Twelve-year-old Fern's family owns and operates a local family diner.She and her two older siblings help out at the restaurant and watch their three-year-old brother, Charlie.  Fern begins middle school and witnesses first hand the daily bullying her brother, Holden, endures and experiences a changing relationship with her male best friend.  Often resentful at having to watch her little brother, Fern is racked with grief and guilt as tragedy strikes and Charlie is killed in an accident.  Through Fern's eyes we watch as the family tries to deal with their feelings of responsibility and grief in different ways and eventually attempt to continue with their lives.  Fern's bullied brother finally accepts his homosexuality, comes out to the family, and stops allowing the bullies to have power over him.  The novel ends with a feeling of healing and hope and a hint that Fern and her friend are on the road to romance.

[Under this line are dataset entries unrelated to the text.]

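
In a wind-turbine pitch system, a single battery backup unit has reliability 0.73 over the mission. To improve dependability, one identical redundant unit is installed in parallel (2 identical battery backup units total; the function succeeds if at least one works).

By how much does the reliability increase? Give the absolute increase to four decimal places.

R_before = 0.73
R_after = 1 − (1 − 0.73)^2 = 0.9271
ΔR = 0.9271 − 0.73 = 0.1971

0.1971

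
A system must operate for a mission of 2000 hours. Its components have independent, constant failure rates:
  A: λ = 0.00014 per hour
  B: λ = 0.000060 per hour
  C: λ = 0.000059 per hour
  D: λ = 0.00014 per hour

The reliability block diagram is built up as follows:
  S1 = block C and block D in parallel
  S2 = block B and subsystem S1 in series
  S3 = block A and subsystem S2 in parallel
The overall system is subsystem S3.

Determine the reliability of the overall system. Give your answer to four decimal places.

R(A) = exp(−0.00014 × 2000) = 0.755784
R(B) = exp(−0.000060 × 2000) = 0.886920
R(C) = exp(−0.000059 × 2000) = 0.888696
R(D) = exp(−0.00014 × 2000) = 0.755784
Parallel (C and D): 1 − (1 − 0.888696)(1 − 0.755784) = 0.972818
Series (B and [0.972818]): 0.886920 × 0.972818 = 0.862812
Parallel (A and [0.862812]): 1 − (1 − 0.755784)(1 − 0.862812) = 0.9665

0.9665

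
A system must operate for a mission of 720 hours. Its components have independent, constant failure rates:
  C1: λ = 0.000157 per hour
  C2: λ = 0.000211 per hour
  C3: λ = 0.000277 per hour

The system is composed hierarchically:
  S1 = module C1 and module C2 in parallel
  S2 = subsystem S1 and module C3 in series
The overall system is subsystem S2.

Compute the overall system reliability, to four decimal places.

R(C1) = exp(−0.000157 × 720) = 0.893115
R(C2) = exp(−0.000211 × 720) = 0.859057
R(C3) = exp(−0.000277 × 720) = 0.819189
Parallel (C1 and C2): 1 − (1 − 0.893115)(1 − 0.859057) = 0.984935
Series ([0.984935] and C3): 0.984935 × 0.819189 = 0.8068

0.8068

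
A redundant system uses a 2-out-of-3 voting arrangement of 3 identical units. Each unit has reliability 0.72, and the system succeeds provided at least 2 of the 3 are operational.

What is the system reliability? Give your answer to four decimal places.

0.8087

R = Σ_{i=2}^{3} C(3,i) p^i (1−p)^{3−i} with p = 0.72
C(3,2)·0.72^2·0.28^1 = 0.435456
C(3,3)·0.72^3·0.28^0 = 0.373248
Sum = 0.8087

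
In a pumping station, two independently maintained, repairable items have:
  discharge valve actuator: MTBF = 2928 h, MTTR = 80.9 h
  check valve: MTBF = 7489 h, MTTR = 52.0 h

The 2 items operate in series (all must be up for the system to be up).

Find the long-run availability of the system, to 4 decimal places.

A(discharge valve actuator) = MTBF/(MTBF+MTTR) = 2928/(2928+80.9) = 0.973113
A(check valve) = MTBF/(MTBF+MTTR) = 7489/(7489+52.0) = 0.993104
Series availability: 0.973113 × 0.993104 = 0.9664

0.9664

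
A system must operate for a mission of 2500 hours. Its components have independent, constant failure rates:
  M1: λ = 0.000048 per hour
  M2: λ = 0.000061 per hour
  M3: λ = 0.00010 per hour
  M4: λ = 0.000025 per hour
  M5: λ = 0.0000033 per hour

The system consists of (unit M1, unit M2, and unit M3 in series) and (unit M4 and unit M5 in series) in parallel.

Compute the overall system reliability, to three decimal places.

0.972

R(M1) = exp(−0.000048 × 2500) = 0.88692
R(M2) = exp(−0.000061 × 2500) = 0.85856
R(M3) = exp(−0.00010 × 2500) = 0.77880
R(M4) = exp(−0.000025 × 2500) = 0.93941
R(M5) = exp(−0.0000033 × 2500) = 0.99178
Series (M1, M2, and M3): 0.88692 × 0.85856 × 0.77880 = 0.59304
Series (M4 and M5): 0.93941 × 0.99178 = 0.93169
Parallel ([0.59304] and [0.93169]): 1 − (1 − 0.59304)(1 − 0.93169) = 0.972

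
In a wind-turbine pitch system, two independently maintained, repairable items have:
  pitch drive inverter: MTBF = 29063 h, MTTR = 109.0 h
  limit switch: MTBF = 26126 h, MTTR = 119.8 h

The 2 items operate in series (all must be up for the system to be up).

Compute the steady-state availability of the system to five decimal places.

A(pitch drive inverter) = MTBF/(MTBF+MTTR) = 29063/(29063+109.0) = 0.996264
A(limit switch) = MTBF/(MTBF+MTTR) = 26126/(26126+119.8) = 0.995435
Series availability: 0.996264 × 0.995435 = 0.99172

0.99172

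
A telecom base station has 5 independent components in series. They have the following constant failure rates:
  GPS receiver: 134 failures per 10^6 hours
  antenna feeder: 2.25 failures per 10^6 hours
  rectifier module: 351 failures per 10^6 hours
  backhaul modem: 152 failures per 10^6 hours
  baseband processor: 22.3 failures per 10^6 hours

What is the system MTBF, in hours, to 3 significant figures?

Series of exponential components: λ_sys = Σ λ_i
λ_sys = 0.000134 + 0.00000225 + 0.000351 + 0.000152 + 0.0000223 = 6.6155e-04 /h
MTBF = 1 / λ_sys = 1510 h

1510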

See you at Harry's is a tightly written book that deals with some powerful subject matter.  I had to stop reading it somewhere in the middle because it was making me too upset.  It seems like lately in half the books I read for kids at this level, someone dies.  The fact that there was a death didn't bother me so much.  The fact that it was a three-year-old did.  It was further upsetting that Fern was with Charlie when he was hit by the car.  So, although it was clearly not her fault, it was easy to feel empathy for her when she struggles with responsibility of his death.  Even harder for me to read was the struggle of Fern's brother with both the bullies and his acceptance of his sexuality.  I became very angry at the parents.  The father was so caught up in his restaurant, he wasn't paying attention to the family and the mother wasn't paying attention, period.  As a mother I wanted to help Holden and reassure him, let all three kids know the accident wasn't their fault, and give everyone hugs.  The mother in this book wasn't doing any of that.  A good book is one that makes you feel something, even if its feelings that aren't happy or comfortable.  Harry's is such a book.  Although the book is not particularly girlie, I would recommend it to girls over boys.  I often get middle school girls in the library who are looking for "sad books".  See You at Harry's would perfectly fit the bill.  Even though I didn't necessarily enjoy reading this book, it was written beautifully and was well worth my time.  And besides, how can you not love a book where all the children in a family are named after literary characters?